Establishing continuity of fluvial terrace remnants in eroded landscapes is often limited to resource intensive field interpretations of in-situ stratigraphic and physiographic features. Soil NIR spectra are an integrative property of soil that have been successfully combined with digital terrain data for soil-landscape modelling purposes. This study assesses the viability of soil NIR spectroscopy as a rapid and cost-effective way to differentiate between various fluvial terrace levels. First, the correlation between the NIR spectra of 88 soil samples and the height above river channel (HARC) of various fluvial terrace levels were investigated using pre-processed spectra, principle component analysis (PCA) and partial least square regression (PLSR). A strong correlation (R2 = 0.78, RPD = 2.11) was achieved using NIR-spectra located between 7500 and 5446 cm−1, which remained strong (R2 = 0.55, RPD = 1.49) after cross-validation. Next, the Scikit-learn random forest (RF) machine learning library was used to classify two sets of fluvial terrace level classes.
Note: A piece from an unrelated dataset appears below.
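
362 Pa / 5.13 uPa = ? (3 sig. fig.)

70600000

(362) / (5.13 × 10⁻⁶) = 70.57 × 10⁶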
The classification of two and three fluvial terrace classes produced, respective, validation scores of 0.73 and 0.76 when using the entire unprocessed spectral dataset as input. Interpretation of the subsequent feature importances indicated that spectral wavelength bands associated with the absorption characteristics of smectite, kaolinite, carbonates and talc were most important. Final validation scores of 0.74 (two fluvial terrace classes) and 0.76 (three fluvial terrace classes) were achieved by isolating specific wavelength bands associated with smectite (5334 cm−1 and 5269 cm−1) and kaolinite (3664 cm−1 and 3699 cm−1) fractions. This study demonstrates the clear potential of NIR spectroscopy as a data-driven alternative to in-situ stratigraphic and physiographic differentiation of fluvial terrace levels.